Montag, 26. Juli 2021

Meine Badewanne – oder wie ich Radio ohne Radio höre


Wohlig die Wärme. Ich bin umgeben von warmem Wasser, ich fühle mich so leicht. Der Duft von Lavendel aus dem Badezusatz steigt mir in die Nase. Auf der Zunge noch die Erinnerung an das Abendessen, in den Ohren eine Melodie aus dem Radio.

Aus dem Radio? Wie kann das sein, schließlich ist hier kein Radio und ich habe auch kein Empfangsgerät im Haus eingeschaltet. Doch tatsächlich: Ganz leise höre ich so etwas wie Musik, ein Zirpen nur, das ist keine Einbildung. Ich höre auf zu Plantschen, ganz still wird es im Zimmer und umso deutlicher höre ich jetzt feine Geräusche. Ich lausche eine Weile, die Musik verstummt und fast meine ich, eine Stimme zu hören, die so etwas wie Nachrichten vorliest.

Als könnte ich diesen Spuk durch Ungeschicklichkeit beenden gleite ich nahezu lautlos aus der Badewanne, nehme mir ein Handtuch und schaue mich im Zimmer um. Wo mag die Quelle der akustischen Überraschung liegen? Von den Außenwänden kann es so wenig kommen wie von der Trennwand zum Schlafzimmer. Auch die Türe kommt nicht in Betracht. Dann fällt mein Blick auf den Versorgungsschacht. Bingo! Ich nähere mich und das Wispern wird deutlicher. Immer noch sehr verhalten, aber deutlich wahrnehmbar. Im Schacht laufen die Wasser- und Lüftungsrohre sowie ein paar Elektroleitungen, ich stelle mir die Frage, woher Radioempfang kommen könnte.

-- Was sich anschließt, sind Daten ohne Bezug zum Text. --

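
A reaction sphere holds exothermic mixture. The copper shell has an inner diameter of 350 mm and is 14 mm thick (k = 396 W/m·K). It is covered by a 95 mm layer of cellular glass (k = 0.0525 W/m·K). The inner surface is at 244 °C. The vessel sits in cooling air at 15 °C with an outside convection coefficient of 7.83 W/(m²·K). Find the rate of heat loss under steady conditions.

Q ≈ 81.5 W

For a spherical shell R = (1/r₁ − 1/r₂)/(4πk); film R = 1/(h·4πr²). In series:
R_copper shell = (1/0.175 − 1/0.189)/(4π×396) = 8.506×10^-5 K/W
R_cellular glass = (1/0.189 − 1/0.284)/(4π×0.0525) = 2.683 K/W
R_outer film = 1/(h·4πr_o²) = 1/(7.83×4π×0.284²) = 0.126 K/W
R_total = 2.809 K/W
Q = ΔT/R_total = 229/2.809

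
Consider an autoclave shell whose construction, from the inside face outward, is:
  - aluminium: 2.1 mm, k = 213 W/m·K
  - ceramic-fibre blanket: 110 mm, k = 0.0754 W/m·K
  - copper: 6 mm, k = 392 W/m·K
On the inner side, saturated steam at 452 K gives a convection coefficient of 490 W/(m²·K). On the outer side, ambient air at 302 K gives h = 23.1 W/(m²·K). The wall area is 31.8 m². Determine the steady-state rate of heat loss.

Series thermal resistances:
R_inner film = 1/(h_i·A) = 1/(490×31.8) = 6.418×10^-5 K/W
R_aluminium = L/(kA) = 0.0021/(213×31.8) = 3.1×10^-7 K/W
R_ceramic-fibre blanket = L/(kA) = 0.11/(0.0754×31.8) = 0.04588 K/W
R_copper = L/(kA) = 0.006/(392×31.8) = 4.813×10^-7 K/W
R_outer film = 1/(h_o·A) = 1/(23.1×31.8) = 0.001361 K/W
R_total = 0.0473 K/W
Q = ΔT / R_total = 150 / 0.0473

Q ≈ 3170 W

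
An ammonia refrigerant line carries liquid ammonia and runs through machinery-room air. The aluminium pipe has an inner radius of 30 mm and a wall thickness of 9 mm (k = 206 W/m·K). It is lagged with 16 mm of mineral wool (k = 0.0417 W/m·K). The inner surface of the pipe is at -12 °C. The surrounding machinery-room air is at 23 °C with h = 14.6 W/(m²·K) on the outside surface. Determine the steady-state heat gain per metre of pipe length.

Radial resistances (cylindrical: R_cond = ln(r_o/r_i)/(2πkL), R_conv = 1/(h·2πrL)):
R_aluminium pipe wall = ln(39/30)/(2π×206×1) = 2.027×10^-4 K/W
R_mineral wool = ln(55/39)/(2π×0.0417×1) = 1.312 K/W
R_outer film = 1/(h_o·2πr_oL) = 1/(14.6×2π×0.055×1) = 0.1982 K/W
R_total = 1.51 K/W
Q = ΔT/R_total = 35/1.51

q′ ≈ 23.2 W/m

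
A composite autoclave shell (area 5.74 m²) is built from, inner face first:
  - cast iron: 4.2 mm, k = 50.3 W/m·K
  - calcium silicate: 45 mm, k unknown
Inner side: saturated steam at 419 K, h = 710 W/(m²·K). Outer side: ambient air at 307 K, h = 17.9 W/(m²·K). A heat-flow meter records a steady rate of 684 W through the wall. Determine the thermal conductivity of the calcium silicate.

k ≈ 0.051 W/(m·K)

Using the resistance-network approach (series):
R_inner film = 1/(h_i·A) = 1/(710×5.74) = 2.454×10^-4 K/W
R_cast iron = L/(kA) = 0.0042/(50.3×5.74) = 1.455×10^-5 K/W
R_outer film = 1/(h_o·A) = 1/(17.9×5.74) = 0.009733 K/W
Sum of known resistances R_other = 0.009993 K/W
Total R = ΔT/Q = 112/684 = 0.1637 K/W
R_calcium silicate = R_total − R_other = 0.1538 K/W
k = L/(R·A) = 0.045/(0.1538×5.74)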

Vorsichtig öffne ich die Revisionsklappe. Dunkelheit, nur die wärmegedämmten Flexrohre glänzen mir entgegen. Ich halte die Luft an, schließe die Augen und lausche – jetzt ist wieder Musik zu hören, klassische Musik meine ich zu identifizieren. Behutsam greife ich in den Schacht, stecke meine Hände zwischen die weichen Luftrohre, drücke die Aluummantelung etwas auseinander. Stille. Keine Musik mehr, keine Stimme, nichts. Ich warte einen Moment, aber es bleibt stumm, war es doch nur Einbildung, frage ich mich, während ich die Hände zurückziehe.

Ist da nicht wieder die klassische Musik, jetzt, da die Alurohre sich wieder aneinander schmiegen? Wieder mit den Händen rein – Stille – Hände raus – Musik. Langsam wird mir klar, dass die Metallrohre wie eine Antenne wirken, dass durch den ganz speziellen Bau, genau diese Berührungsfläche und exakt diese Abmessungen ein Schwingkreis entstanden ist, der einen langwelligen Radiosender empfängt. Vermutlich müsste man lange rechnen, um gezielt solch eine Apparatur zu bauen, durch Zufall ist sie in meinem Haus ganz von allein entstanden.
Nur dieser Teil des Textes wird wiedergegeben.